Beloved de Toni Morrison

Difficile de résumer ce roman dense et bouleversant qui allie fantastique et réalité.

L'histoire se passe au XIX° siècle, peu après la guerre de sécession, dans un coin de l'Ohio.
Sethe est une jeune femme qui a vécu avec sa belle mère, Baby Suggs, ses deux fils, Howard et Buglar et sa fille Denver. Leur maison est hantée par le fantôme d'une petite fille, son bébé, qu'elle a tuée par amour, pour lui éviter la déshumanisation, l'esclavage. Elle a fait graver sur la tombe de ce bébé : "Beloved"
Un ancien esclave, Paul D , qui a vécu dans la même plantation qu'elle et connu Halle, son mari, père de ses enfants (qui a disparu lors de leur fuite) arrive et va bouleverser la vie de Sethe: elle va se souvenir peu à peu de son passé de femme esclave.
Surgit enfin Beloved : une très belle jeune fille, très attachante, elle change la vie de Denver et de Sethe - mais quel lien a-t-elle avec la famille de Sethe ?

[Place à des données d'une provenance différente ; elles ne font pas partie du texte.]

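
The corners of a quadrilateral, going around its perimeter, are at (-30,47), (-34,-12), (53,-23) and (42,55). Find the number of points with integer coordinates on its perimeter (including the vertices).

11

Summing gcd(|Δx|,|Δy|) over the edges gives the boundary count: gcd(4,59) + gcd(87,11) + gcd(11,78) + gcd(72,8) = 1+1+1+8 = 11.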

La force de ce roman vient essentiellement du fait qu'il décrit les conditions de vie des esclaves et anciens esclaves. La question de l'esclavage est abordée par les yeux des esclaves et non du point de vue du Blanc, dominant. De ce fait l'auteur traite les séquelles physiques et psychologiques de ces êtres traités pendant des années comme des animaux. Pour une majorité de Blancs à cette époque, les Noirs ne sont pas des hommes.
Ce roman traite aussi de l'incompréhension des rapports entre les Blancs et leurs esclaves, des rapports de domination: même quand les Blancs paraissent "bons" , les esclaves se méfient .

"Le pire – le bien pire – était que là-bas dehors, il y avait les Blancs, et comment savoir à quoi s’en tenir avec eux ? Sethe disait, d’après la bouche, et quelquefois les mains. Grand-Mère Baby disait qu’il n’y avait pas de défense – ils pouvaient à volonté vous considérer comme une proie, changer d’idée comme de chemise, et même quand ils pensaient se comporter bien, c’était à cent lieues de ce que font les vrais humains."


De plus, on est tenu en haleine car les secrets et les vérités n'apparaissent qu'à petites doses ,on devine certains évènements qui sont à peine évoqués, la construction elle-même du roman est originale: nombreux flashbacks . Enfin le style est magnifique, les descriptions superbes souvent empreintes de poésie ; ainsi un esclave fuyant vers le nord, l'autre lui conseille de suivre le printemps :

« Il courut donc de cornouiller en pêcher en fleur. Quand ils s’éclaircirent, il piqua sur les fleurs de cerisier, puis celles des magnolias, des cerisiers gommeux, des pacaniers, des noyers, et des figuiers de Barbarie. Enfin, il atteignit un champ de pommiers dont les fleurs se transformaient tout juste en minuscules nœuds de fruits. Le printemps montait vers le Nord en flânant, mais il lui fallait courir comme un dératé pour le garder comme compagnon de route ».

Beaucoup de violence dans ce livre mais aussi une beauté littéraire inoubliable.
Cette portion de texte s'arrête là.